To evaluate the efficacy and economic benefits of a modified VM in Chinese patients.
Patients with PSVT admitted to our center between October 2017 and September 2019 were randomly assigned to the modified and standard VM groups. Conversion via VM was performed up to three times. The primary outcome of the study was the success rate of PSVT conversion to sinus rhythm. The secondary outcomes included the incidence of adverse events, economic cost during the visit, and the degree of patient acceptance of the treatment.

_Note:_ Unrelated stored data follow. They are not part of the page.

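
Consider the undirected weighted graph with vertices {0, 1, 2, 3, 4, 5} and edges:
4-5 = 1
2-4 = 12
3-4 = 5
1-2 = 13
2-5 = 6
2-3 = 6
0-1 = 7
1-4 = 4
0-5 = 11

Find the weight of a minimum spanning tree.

23

Kruskal: consider edges lightest-first.
4-5 (1): add. Components now {0} {1} {2} {3} {4,5}
1-4 (4): add. Components now {0} {1,4,5} {2} {3}
3-4 (5): add. Components now {0} {1,3,4,5} {2}
2-3 (6): add. Components now {0} {1,2,3,4,5}
2-5 (6): skip — 2 and 5 already connected.
0-1 (7): add. Components now {0,1,2,3,4,5}
MST edges: 4-5, 1-4, 3-4, 2-3, 0-1; total weight 1+4+5+6+7 = 23.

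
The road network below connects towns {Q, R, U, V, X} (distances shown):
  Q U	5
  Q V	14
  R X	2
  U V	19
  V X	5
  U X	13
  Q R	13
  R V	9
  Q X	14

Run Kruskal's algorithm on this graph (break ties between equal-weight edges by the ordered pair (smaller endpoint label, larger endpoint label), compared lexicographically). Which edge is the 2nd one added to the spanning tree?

Sort edges by weight, then run Kruskal:
R X (2): add. Components now {U} {Q} {R,X} {V}
Q U (5): add. Components now {Q,U} {R,X} {V}
V X (5): add. Components now {Q,U} {R,V,X}
R V (9): skip — V and R already connected.
Q R (13): add. Components now {Q,R,U,V,X}
The 2nd edge added is Q U.

Q-U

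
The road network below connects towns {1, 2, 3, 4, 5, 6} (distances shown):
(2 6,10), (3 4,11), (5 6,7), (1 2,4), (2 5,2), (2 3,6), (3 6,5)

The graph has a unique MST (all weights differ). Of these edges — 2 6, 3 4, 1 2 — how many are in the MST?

Sort edges by weight, then run Kruskal:
2 5 (2): add. Components now {1} {2,5} {3} {4} {6}
1 2 (4): add. Components now {1,2,5} {3} {4} {6}
3 6 (5): add. Components now {1,2,5} {3,6} {4}
2 3 (6): add. Components now {1,2,3,5,6} {4}
5 6 (7): skip — 5 and 6 already connected.
2 6 (10): skip — 2 and 6 already connected.
3 4 (11): add. Components now {1,2,3,4,5,6}
MST edge set: {2 5, 1 2, 3 6, 2 3, 3 4}.
Of the listed edges, {3 4, 1 2} are in the MST → 2.

2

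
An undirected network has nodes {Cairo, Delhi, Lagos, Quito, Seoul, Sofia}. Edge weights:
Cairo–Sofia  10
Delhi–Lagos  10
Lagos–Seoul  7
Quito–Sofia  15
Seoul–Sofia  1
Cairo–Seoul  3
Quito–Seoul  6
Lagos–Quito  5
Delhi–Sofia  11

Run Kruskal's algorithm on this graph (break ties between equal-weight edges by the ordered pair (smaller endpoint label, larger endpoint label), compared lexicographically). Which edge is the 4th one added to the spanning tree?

Kruskal's algorithm — process edges by increasing weight (ties by edge label):
Seoul–Sofia (1): add. Components now {Seoul,Sofia} {Quito} {Cairo} {Delhi} {Lagos}
Cairo–Seoul (3): add. Components now {Cairo,Seoul,Sofia} {Quito} {Delhi} {Lagos}
Lagos–Quito (5): add. Components now {Cairo,Seoul,Sofia} {Lagos,Quito} {Delhi}
Quito–Seoul (6): add. Components now {Cairo,Lagos,Quito,Seoul,Sofia} {Delhi}
Lagos–Seoul (7): skip — Lagos and Seoul already connected.
Cairo–Sofia (10): skip — Sofia and Cairo already connected.
Delhi–Lagos (10): add. Components now {Cairo,Delhi,Lagos,Quito,Seoul,Sofia}
The 4th edge added is Quito–Seoul.

Quito-Seoul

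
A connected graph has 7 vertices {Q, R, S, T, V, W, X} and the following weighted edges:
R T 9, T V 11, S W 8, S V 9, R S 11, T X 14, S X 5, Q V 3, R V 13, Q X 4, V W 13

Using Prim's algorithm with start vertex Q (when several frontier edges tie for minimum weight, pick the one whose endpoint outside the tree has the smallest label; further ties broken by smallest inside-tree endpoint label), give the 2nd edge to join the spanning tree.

Q-X

Grow the tree from Q using Prim:
Step 1: frontier [Q V 3, Q X 4] → take Q V (3); add V.
Step 2: frontier [Q X 4, S V 9, T V 11, R V 13, V W 13] → take Q X (4); add X.
Step 3: frontier [S V 9, T V 11, R V 13, V W 13, S X 5, T X 14] → take S X (5); add S.
Step 4: frontier [S W 8, R S 11, T V 11, R V 13, V W 13, T X 14] → take S W (8); add W.
Step 5: frontier [R S 11, T V 11, R V 13, T X 14] → take R S (11); add R.
Step 6: frontier [R T 9, T V 11, T X 14] → take R T (9); add T.
The 2nd edge added is Q X.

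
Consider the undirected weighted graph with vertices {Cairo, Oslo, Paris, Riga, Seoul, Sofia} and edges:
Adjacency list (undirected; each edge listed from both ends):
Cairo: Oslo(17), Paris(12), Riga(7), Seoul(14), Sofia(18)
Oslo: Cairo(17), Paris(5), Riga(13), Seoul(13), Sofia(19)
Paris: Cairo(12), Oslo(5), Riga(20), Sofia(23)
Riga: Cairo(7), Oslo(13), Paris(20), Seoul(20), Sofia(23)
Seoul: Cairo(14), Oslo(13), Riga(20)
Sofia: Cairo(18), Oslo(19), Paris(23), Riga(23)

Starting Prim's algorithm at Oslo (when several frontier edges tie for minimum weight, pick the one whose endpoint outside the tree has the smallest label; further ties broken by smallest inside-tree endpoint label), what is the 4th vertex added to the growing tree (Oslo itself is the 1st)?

Prim's algorithm from Oslo:
Step 1: cheapest edge leaving the tree is Oslo Paris (5); add Paris.
Step 2: cheapest edge leaving the tree is Cairo Paris (12); add Cairo.
Step 3: cheapest edge leaving the tree is Cairo Riga (7); add Riga.
Step 4: cheapest edge leaving the tree is Oslo Seoul (13); add Seoul.
Step 5: cheapest edge leaving the tree is Cairo Sofia (18); add Sofia.
Vertex order: Oslo, Paris, Cairo, Riga, Seoul, Sofia. The 4th vertex is Riga.

Riga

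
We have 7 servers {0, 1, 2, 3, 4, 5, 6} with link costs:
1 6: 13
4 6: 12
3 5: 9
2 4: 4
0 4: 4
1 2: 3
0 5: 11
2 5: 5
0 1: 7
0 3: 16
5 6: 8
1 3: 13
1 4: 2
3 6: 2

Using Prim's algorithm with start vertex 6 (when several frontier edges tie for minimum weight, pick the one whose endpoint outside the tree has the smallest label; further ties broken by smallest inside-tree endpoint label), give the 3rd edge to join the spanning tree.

Prim, starting at 6.
Step 1: frontier [3 6 2, 5 6 8, 4 6 12, 1 6 13] → take 3 6 (2); add 3.
Step 2: frontier [3 5 9, 1 3 13, 0 3 16, 5 6 8, 4 6 12, 1 6 13] → take 5 6 (8); add 5.
Step 3: frontier [1 3 13, 0 3 16, 2 5 5, 0 5 11, 4 6 12, 1 6 13] → take 2 5 (5); add 2.
Step 4: frontier [1 2 3, 2 4 4, 1 3 13, 0 3 16, 0 5 11, 4 6 12, 1 6 13] → take 1 2 (3); add 1.
Step 5: frontier [1 4 2, 0 1 7, 2 4 4, 0 3 16, 0 5 11, 4 6 12] → take 1 4 (2); add 4.
Step 6: frontier [0 1 7, 0 3 16, 0 4 4, 0 5 11] → take 0 4 (4); add 0.
The 3rd edge added is 2 5.

2-5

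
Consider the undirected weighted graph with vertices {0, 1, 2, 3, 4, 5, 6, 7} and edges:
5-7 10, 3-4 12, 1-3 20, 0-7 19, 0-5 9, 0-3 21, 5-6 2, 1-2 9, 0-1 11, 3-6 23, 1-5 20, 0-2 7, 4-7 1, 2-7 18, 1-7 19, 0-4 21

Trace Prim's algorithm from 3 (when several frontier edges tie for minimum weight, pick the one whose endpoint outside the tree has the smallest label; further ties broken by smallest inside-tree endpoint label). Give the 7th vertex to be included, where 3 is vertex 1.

2

Prim's algorithm from 3:
Step 1: cheapest edge leaving the tree is 3-4 (12); add 4.
Step 2: cheapest edge leaving the tree is 4-7 (1); add 7.
Step 3: cheapest edge leaving the tree is 5-7 (10); add 5.
Step 4: cheapest edge leaving the tree is 5-6 (2); add 6.
Step 5: cheapest edge leaving the tree is 0-5 (9); add 0.
Step 6: cheapest edge leaving the tree is 0-2 (7); add 2.
Step 7: cheapest edge leaving the tree is 1-2 (9); add 1.
Vertex order: 3, 4, 7, 5, 6, 0, 2, 1. The 7th vertex is 2.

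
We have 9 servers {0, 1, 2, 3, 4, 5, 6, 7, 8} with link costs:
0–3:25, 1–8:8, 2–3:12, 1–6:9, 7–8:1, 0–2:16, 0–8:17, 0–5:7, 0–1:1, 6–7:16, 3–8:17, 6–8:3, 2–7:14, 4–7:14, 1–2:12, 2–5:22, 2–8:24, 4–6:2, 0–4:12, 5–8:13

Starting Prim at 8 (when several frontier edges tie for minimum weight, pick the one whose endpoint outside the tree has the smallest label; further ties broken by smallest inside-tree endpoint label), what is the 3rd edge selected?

4-6

Prim, starting at 8.
Step 1: cheapest edge leaving the tree is 7–8 (1); add 7.
Step 2: cheapest edge leaving the tree is 6–8 (3); add 6.
Step 3: cheapest edge leaving the tree is 4–6 (2); add 4.
Step 4: cheapest edge leaving the tree is 1–8 (8); add 1.
Step 5: cheapest edge leaving the tree is 0–1 (1); add 0.
Step 6: cheapest edge leaving the tree is 0–5 (7); add 5.
Step 7: cheapest edge leaving the tree is 1–2 (12); add 2.
Step 8: cheapest edge leaving the tree is 2–3 (12); add 3.
The 3rd edge added is 4–6.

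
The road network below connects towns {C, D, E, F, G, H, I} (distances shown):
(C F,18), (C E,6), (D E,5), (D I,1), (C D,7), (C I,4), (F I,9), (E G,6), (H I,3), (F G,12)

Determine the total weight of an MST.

28

Sort edges by weight, then run Kruskal:
D I (1): add — endpoints in different components.
H I (3): add — endpoints in different components.
C I (4): add — endpoints in different components.
D E (5): add — endpoints in different components.
C E (6): skip — C and E already connected.
E G (6): add — endpoints in different components.
C D (7): skip — C and D already connected.
F I (9): add — endpoints in different components.
MST edges: D I, H I, C I, D E, E G, F I; total weight 1+3+4+5+6+9 = 28.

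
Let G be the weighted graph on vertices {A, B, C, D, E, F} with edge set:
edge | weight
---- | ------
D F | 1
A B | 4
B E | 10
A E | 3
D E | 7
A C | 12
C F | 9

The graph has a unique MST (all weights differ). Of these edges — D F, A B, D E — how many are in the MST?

Sort edges by weight, then run Kruskal:
D F (1): add. Components now {A} {B} {C} {D,F} {E}
A E (3): add. Components now {A,E} {B} {C} {D,F}
A B (4): add. Components now {A,B,E} {C} {D,F}
D E (7): add. Components now {A,B,D,E,F} {C}
C F (9): add. Components now {A,B,C,D,E,F}
MST edge set: {D F, A E, A B, D E, C F}.
Of the listed edges, {D F, A B, D E} are in the MST → 3.

3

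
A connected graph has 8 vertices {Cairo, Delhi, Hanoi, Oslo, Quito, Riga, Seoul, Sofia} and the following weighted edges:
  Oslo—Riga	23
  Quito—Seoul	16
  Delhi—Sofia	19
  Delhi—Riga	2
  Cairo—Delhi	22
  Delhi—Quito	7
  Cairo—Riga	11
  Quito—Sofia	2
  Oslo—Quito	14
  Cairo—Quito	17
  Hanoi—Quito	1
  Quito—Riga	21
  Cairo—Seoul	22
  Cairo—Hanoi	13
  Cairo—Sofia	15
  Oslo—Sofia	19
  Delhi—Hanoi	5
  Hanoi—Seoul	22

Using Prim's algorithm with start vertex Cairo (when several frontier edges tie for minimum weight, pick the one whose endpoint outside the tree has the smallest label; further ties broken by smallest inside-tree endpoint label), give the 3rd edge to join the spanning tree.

Delhi-Hanoi

Prim's algorithm from Cairo:
Step 1: cheapest edge leaving the tree is Cairo—Riga (11); add Riga.
Step 2: cheapest edge leaving the tree is Delhi—Riga (2); add Delhi.
Step 3: cheapest edge leaving the tree is Delhi—Hanoi (5); add Hanoi.
Step 4: cheapest edge leaving the tree is Hanoi—Quito (1); add Quito.
Step 5: cheapest edge leaving the tree is Quito—Sofia (2); add Sofia.
Step 6: cheapest edge leaving the tree is Oslo—Quito (14); add Oslo.
Step 7: cheapest edge leaving the tree is Quito—Seoul (16); add Seoul.
The 3rd edge added is Delhi—Hanoi.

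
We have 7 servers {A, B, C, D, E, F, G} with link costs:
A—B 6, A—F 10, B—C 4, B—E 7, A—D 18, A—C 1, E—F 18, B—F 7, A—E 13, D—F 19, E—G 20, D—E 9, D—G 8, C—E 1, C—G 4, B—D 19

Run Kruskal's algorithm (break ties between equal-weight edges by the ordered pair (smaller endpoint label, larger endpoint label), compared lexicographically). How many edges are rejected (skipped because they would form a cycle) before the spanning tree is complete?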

Overall, 361 patients were enrolled, with 180 allocated to the modified VM group and 181 to the standard VM group. Baseline characteristics were well matched in the groups. Overall, the modified VM group had higher success rates of PSVT conversion after single (47.78% vs 15.38%, P < 0.001) and multiple (62.22% vs 19.78%, P < 0.001) VM sessions. No significant differences in the incidences of adverse events and rates of patient acceptance were detected between the two groups (both P > 0.05). Moreover, the economic cost of the clinic visit was significantly lower for the modified VM group than for the standard VM group (P < 0.05).
The modified VM may confer both therapeutic and economic benefits as compared with the standard VM for conversion of PSVT.
Core Tip: The modified Valsalva maneuver can increase the pressure in the thoracic cavity and the amount of return heart blood in a short time, thereby increasing left atrial pressure and stimulating the carotid baroreceptor synergistically so as to terminate supraventricular tachycardia. The maneuver is simple and easy to operate, has good safety, a low incidence of adverse reactions, can reduce personal and medical insurance expenses, has good economic benefits, and can be popularized in community hospitals and other primary hospitals.